The market has shown resilience throughout the year, especially since reaching lows in April, with the S&P 500 climbing to several record highs. Despite December’s inherent volatility, investment professionals remain optimistic about a potential holiday rally as the year draws to a close and a new one begins. Louis Navellier, chairman and CIO of Navellier & Associates, believes current market conditions have set the stage for the rally. He mentioned that concerns regarding artificial intelligence (AI) trades are subsiding, and many sectors appear robust. Navellier noted a particularly strong performance from small-cap stocks, with the Russell 2000 index demonstrating the greatest gains, indicating that investors might be more inclined to embrace risk as 2026 approaches.

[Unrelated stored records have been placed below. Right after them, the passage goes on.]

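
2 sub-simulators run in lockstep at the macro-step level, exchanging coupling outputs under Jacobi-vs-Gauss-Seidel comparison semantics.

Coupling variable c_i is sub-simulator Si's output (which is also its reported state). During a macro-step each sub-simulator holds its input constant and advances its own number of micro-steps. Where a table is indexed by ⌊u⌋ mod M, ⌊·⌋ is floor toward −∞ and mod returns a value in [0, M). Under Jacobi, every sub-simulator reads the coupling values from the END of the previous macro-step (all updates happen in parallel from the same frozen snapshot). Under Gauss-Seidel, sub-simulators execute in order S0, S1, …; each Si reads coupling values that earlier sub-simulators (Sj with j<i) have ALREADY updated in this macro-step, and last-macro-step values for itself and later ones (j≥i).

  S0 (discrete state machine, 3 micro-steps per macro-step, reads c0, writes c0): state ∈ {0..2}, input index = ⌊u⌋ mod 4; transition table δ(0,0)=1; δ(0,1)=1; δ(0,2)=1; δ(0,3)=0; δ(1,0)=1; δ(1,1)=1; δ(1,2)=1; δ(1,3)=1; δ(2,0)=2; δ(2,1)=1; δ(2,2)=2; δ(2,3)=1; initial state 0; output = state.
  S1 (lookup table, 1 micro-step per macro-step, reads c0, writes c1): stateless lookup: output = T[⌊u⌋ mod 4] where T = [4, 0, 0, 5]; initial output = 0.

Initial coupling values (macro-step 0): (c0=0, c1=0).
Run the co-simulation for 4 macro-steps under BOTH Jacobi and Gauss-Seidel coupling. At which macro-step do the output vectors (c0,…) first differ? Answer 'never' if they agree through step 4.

first divergence at macro-step: 1

[Jacobi] macro 1: S0 reads c0=0 → after 3×micro: 1; S1 reads c0=0 → after 1×micro: 4 ⇒ (c0=1, c1=4)
[Jacobi] macro 2: S0 reads c0=1 → after 3×micro: 1; S1 reads c0=1 → after 1×micro: 0 ⇒ (c0=1, c1=0)
[Jacobi] macro 3: S0 reads c0=1 → after 3×micro: 1; S1 reads c0=1 → after 1×micro: 0 ⇒ (c0=1, c1=0)
[Jacobi] macro 4: S0 reads c0=1 → after 3×micro: 1; S1 reads c0=1 → after 1×micro: 0 ⇒ (c0=1, c1=0)
[Gauss-Seidel] macro 1: S0 reads c0=0 → after 3×micro: 1; S1 reads c0=1 → after 1×micro: 0 ⇒ (c0=1, c1=0)
[Gauss-Seidel] macro 2: S0 reads c0=1 → after 3×micro: 1; S1 reads c0=1 → after 1×micro: 0 ⇒ (c0=1, c1=0)
[Gauss-Seidel] macro 3: S0 reads c0=1 → after 3×micro: 1; S1 reads c0=1 → after 1×micro: 0 ⇒ (c0=1, c1=0)
[Gauss-Seidel] macro 4: S0 reads c0=1 → after 3×micro: 1; S1 reads c0=1 → after 1×micro: 0 ⇒ (c0=1, c1=0)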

“The trend is our friend; 2026 looks to have a strong start, and a potential Santa Claus rally is back on the table,” Navellier stated recently. Mark Hackett, chief market strategist at Nationwide, echoed this sentiment, expressing optimism about the holiday rally. He cautioned, however, that while the year-end momentum may be strong, early 2026 could see a cooling off of market conditions. “The last two weeks of the year have been the best on the calendar since 1950, as investors strategically position themselves for year-end,” he explained. According to Hackett, historical data shows that the market has been positive 80% of the time during this period, with an average gain of 1.6% since 1928. He also pointed out that widespread discussion of the rally might contribute to a self-fulfilling prophesy.
Amidst the prevailing optimism, other finance professionals are urging a measured approach as the year comes to a close. Clark Bellin, president and CIO of Bellwether Wealth, suggested that while some volatility may persist, a Santa Claus rally is indeed likely. “The market may feel turbulent now, but stocks have mostly remained within a narrow trading range this month,” he noted, adding that year-end seasonal strength could be the catalyst needed to break this trend. Bellin anticipates further growth from the tech sector in 2026.

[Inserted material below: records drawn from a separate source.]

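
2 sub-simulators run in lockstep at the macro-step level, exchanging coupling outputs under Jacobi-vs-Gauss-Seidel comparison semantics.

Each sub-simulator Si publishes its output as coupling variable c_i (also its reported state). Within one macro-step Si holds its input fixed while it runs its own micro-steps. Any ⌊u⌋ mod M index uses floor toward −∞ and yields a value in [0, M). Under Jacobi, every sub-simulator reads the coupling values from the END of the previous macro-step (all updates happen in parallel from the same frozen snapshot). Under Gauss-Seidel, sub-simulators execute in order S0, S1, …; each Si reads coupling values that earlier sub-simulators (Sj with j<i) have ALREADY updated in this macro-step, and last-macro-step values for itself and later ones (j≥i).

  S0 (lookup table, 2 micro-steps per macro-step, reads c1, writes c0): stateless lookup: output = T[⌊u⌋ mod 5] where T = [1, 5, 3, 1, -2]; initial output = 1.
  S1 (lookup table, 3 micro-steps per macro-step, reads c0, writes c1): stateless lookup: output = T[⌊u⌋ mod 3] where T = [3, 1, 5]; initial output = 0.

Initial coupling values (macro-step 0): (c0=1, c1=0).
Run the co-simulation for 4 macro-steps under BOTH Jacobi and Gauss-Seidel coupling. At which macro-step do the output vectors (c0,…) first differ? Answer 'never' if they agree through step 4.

[Jacobi] macro 1: S0 reads c1=0 → after 2×micro: 1; S1 reads c0=1 → after 3×micro: 1 ⇒ (c0=1, c1=1)
[Jacobi] macro 2: S0 reads c1=1 → after 2×micro: 5; S1 reads c0=1 → after 3×micro: 1 ⇒ (c0=5, c1=1)
[Jacobi] macro 3: S0 reads c1=1 → after 2×micro: 5; S1 reads c0=5 → after 3×micro: 5 ⇒ (c0=5, c1=5)
[Jacobi] macro 4: S0 reads c1=5 → after 2×micro: 1; S1 reads c0=5 → after 3×micro: 5 ⇒ (c0=1, c1=5)
[Gauss-Seidel] macro 1: S0 reads c1=0 → after 2×micro: 1; S1 reads c0=1 → after 3×micro: 1 ⇒ (c0=1, c1=1)
[Gauss-Seidel] macro 2: S0 reads c1=1 → after 2×micro: 5; S1 reads c0=5 → after 3×micro: 5 ⇒ (c0=5, c1=5)
[Gauss-Seidel] macro 3: S0 reads c1=5 → after 2×micro: 1; S1 reads c0=1 → after 3×micro: 1 ⇒ (c0=1, c1=1)
[Gauss-Seidel] macro 4: S0 reads c1=1 → after 2×micro: 5; S1 reads c0=5 → after 3×micro: 5 ⇒ (c0=5, c1=5)

first divergence at macro-step: 2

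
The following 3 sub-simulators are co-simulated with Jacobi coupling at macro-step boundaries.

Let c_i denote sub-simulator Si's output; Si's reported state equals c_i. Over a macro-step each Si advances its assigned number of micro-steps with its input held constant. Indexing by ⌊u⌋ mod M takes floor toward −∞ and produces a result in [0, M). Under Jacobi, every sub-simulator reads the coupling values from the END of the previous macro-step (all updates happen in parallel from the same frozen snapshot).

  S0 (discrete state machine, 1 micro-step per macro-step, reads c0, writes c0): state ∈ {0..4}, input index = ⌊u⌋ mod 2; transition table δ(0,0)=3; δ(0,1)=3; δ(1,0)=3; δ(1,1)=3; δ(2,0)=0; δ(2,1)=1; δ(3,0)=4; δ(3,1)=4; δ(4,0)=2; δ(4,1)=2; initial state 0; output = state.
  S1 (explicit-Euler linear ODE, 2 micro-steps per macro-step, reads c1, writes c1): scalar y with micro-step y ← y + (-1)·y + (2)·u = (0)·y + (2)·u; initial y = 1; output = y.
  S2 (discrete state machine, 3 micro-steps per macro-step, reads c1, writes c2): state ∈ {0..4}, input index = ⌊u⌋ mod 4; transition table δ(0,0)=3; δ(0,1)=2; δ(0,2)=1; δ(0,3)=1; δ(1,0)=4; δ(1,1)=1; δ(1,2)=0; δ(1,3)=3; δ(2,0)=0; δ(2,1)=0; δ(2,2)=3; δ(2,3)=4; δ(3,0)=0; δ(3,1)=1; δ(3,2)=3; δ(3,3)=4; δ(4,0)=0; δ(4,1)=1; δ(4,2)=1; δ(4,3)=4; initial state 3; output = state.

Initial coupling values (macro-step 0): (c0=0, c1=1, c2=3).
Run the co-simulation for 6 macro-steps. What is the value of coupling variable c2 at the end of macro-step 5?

c2 at macro-step 5 = 3

macro 1: S0 reads c0=0 → after 1×micro: 3; S1 reads c1=1 → after 2×micro: 2; S2 reads c1=1 → after 3×micro: 1 ⇒ (c0=3, c1=2, c2=1)
macro 2: S0 reads c0=3 → after 1×micro: 4; S1 reads c1=2 → after 2×micro: 4; S2 reads c1=2 → after 3×micro: 0 ⇒ (c0=4, c1=4, c2=0)
macro 3: S0 reads c0=4 → after 1×micro: 2; S1 reads c1=4 → after 2×micro: 8; S2 reads c1=4 → after 3×micro: 3 ⇒ (c0=2, c1=8, c2=3)
macro 4: S0 reads c0=2 → after 1×micro: 0; S1 reads c1=8 → after 2×micro: 16; S2 reads c1=8 → after 3×micro: 0 ⇒ (c0=0, c1=16, c2=0)
macro 5: S0 reads c0=0 → after 1×micro: 3; S1 reads c1=16 → after 2×micro: 32; S2 reads c1=16 → after 3×micro: 3 ⇒ (c0=3, c1=32, c2=3)
macro 6: S0 reads c0=3 → after 1×micro: 4; S1 reads c1=32 → after 2×micro: 64; S2 reads c1=32 → after 3×micro: 0 ⇒ (c0=4, c1=64, c2=0)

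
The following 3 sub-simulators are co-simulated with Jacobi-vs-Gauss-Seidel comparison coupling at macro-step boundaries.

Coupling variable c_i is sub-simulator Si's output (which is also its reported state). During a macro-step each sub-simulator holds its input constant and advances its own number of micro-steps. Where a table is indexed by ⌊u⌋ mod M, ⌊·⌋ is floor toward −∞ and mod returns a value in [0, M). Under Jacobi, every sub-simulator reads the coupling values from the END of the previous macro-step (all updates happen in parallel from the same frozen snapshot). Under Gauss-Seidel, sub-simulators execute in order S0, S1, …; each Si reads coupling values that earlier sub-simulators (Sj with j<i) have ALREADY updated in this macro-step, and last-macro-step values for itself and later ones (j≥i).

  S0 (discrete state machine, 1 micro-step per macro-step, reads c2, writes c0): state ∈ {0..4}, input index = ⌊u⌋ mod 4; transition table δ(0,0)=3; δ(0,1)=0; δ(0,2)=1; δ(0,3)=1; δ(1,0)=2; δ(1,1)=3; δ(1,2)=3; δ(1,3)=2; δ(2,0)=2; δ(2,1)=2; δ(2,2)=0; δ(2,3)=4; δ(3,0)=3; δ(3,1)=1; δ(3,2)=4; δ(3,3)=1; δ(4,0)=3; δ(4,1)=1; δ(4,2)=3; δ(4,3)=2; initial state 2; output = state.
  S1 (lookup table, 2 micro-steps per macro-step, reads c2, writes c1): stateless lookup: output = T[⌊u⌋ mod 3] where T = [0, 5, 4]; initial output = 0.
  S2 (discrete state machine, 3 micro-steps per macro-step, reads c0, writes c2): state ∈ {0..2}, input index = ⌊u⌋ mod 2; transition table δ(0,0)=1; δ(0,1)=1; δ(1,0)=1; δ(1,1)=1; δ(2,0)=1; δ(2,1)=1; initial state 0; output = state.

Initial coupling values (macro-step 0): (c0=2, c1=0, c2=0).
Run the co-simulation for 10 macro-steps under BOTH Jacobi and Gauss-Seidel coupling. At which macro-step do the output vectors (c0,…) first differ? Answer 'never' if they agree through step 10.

first divergence at macro-step: never

[Jacobi] macro 1: S0 reads c2=0 → after 1×micro: 2; S1 reads c2=0 → after 2×micro: 0; S2 reads c0=2 → after 3×micro: 1 ⇒ (c0=2, c1=0, c2=1)
[Jacobi] macro 2: S0 reads c2=1 → after 1×micro: 2; S1 reads c2=1 → after 2×micro: 5; S2 reads c0=2 → after 3×micro: 1 ⇒ (c0=2, c1=5, c2=1)
[Jacobi] macro 3: S0 reads c2=1 → after 1×micro: 2; S1 reads c2=1 → after 2×micro: 5; S2 reads c0=2 → after 3×micro: 1 ⇒ (c0=2, c1=5, c2=1)
[Jacobi] macro 4: S0 reads c2=1 → after 1×micro: 2; S1 reads c2=1 → after 2×micro: 5; S2 reads c0=2 → after 3×micro: 1 ⇒ (c0=2, c1=5, c2=1)
[Jacobi] macro 5: S0 reads c2=1 → after 1×micro: 2; S1 reads c2=1 → after 2×micro: 5; S2 reads c0=2 → after 3×micro: 1 ⇒ (c0=2, c1=5, c2=1)
[Jacobi] macro 6: S0 reads c2=1 → after 1×micro: 2; S1 reads c2=1 → after 2×micro: 5; S2 reads c0=2 → after 3×micro: 1 ⇒ (c0=2, c1=5, c2=1)
[Jacobi] macro 7: S0 reads c2=1 → after 1×micro: 2; S1 reads c2=1 → after 2×micro: 5; S2 reads c0=2 → after 3×micro: 1 ⇒ (c0=2, c1=5, c2=1)
[Jacobi] macro 8: S0 reads c2=1 → after 1×micro: 2; S1 reads c2=1 → after 2×micro: 5; S2 reads c0=2 → after 3×micro: 1 ⇒ (c0=2, c1=5, c2=1)
[Jacobi] macro 9: S0 reads c2=1 → after 1×micro: 2; S1 reads c2=1 → after 2×micro: 5; S2 reads c0=2 → after 3×micro: 1 ⇒ (c0=2, c1=5, c2=1)
[Jacobi] macro 10: S0 reads c2=1 → after 1×micro: 2; S1 reads c2=1 → after 2×micro: 5; S2 reads c0=2 → after 3×micro: 1 ⇒ (c0=2, c1=5, c2=1)
[Gauss-Seidel] macro 1: S0 reads c2=0 → after 1×micro: 2; S1 reads c2=0 → after 2×micro: 0; S2 reads c0=2 → after 3×micro: 1 ⇒ (c0=2, c1=0, c2=1)
[Gauss-Seidel] macro 2: S0 reads c2=1 → after 1×micro: 2; S1 reads c2=1 → after 2×micro: 5; S2 reads c0=2 → after 3×micro: 1 ⇒ (c0=2, c1=5, c2=1)
[Gauss-Seidel] macro 3: S0 reads c2=1 → after 1×micro: 2; S1 reads c2=1 → after 2×micro: 5; S2 reads c0=2 → after 3×micro: 1 ⇒ (c0=2, c1=5, c2=1)
[Gauss-Seidel] macro 4: S0 reads c2=1 → after 1×micro: 2; S1 reads c2=1 → after 2×micro: 5; S2 reads c0=2 → after 3×micro: 1 ⇒ (c0=2, c1=5, c2=1)
[Gauss-Seidel] macro 5: S0 reads c2=1 → after 1×micro: 2; S1 reads c2=1 → after 2×micro: 5; S2 reads c0=2 → after 3×micro: 1 ⇒ (c0=2, c1=5, c2=1)
[Gauss-Seidel] macro 6: S0 reads c2=1 → after 1×micro: 2; S1 reads c2=1 → after 2×micro: 5; S2 reads c0=2 → after 3×micro: 1 ⇒ (c0=2, c1=5, c2=1)
[Gauss-Seidel] macro 7: S0 reads c2=1 → after 1×micro: 2; S1 reads c2=1 → after 2×micro: 5; S2 reads c0=2 → after 3×micro: 1 ⇒ (c0=2, c1=5, c2=1)
[Gauss-Seidel] macro 8: S0 reads c2=1 → after 1×micro: 2; S1 reads c2=1 → after 2×micro: 5; S2 reads c0=2 → after 3×micro: 1 ⇒ (c0=2, c1=5, c2=1)
[Gauss-Seidel] macro 9: S0 reads c2=1 → after 1×micro: 2; S1 reads c2=1 → after 2×micro: 5; S2 reads c0=2 → after 3×micro: 1 ⇒ (c0=2, c1=5, c2=1)
[Gauss-Seidel] macro 10: S0 reads c2=1 → after 1×micro: 2; S1 reads c2=1 → after 2×micro: 5; S2 reads c0=2 → after 3×micro: 1 ⇒ (c0=2, c1=5, c2=1)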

Similarly, Paul Stanley, CIO of Granite Bay Wealth Management, foresees a Santa Claus rally unfolding in the closing days of 2025. He attributed this optimism to a combination of low trading volumes and a lack of negative developments. “Valuations in tech are high, but some major players have underperformed the S&P 500 this year,” he observed. This discrepancy suggests that there is still potential for growth in the sector, offering hope to those looking for a robust finish to the year.
As the countdown to the end of 2025 begins, the financial community remains watchful, hoping that holiday cheer will translate into market gains during this traditionally uplifting time of year.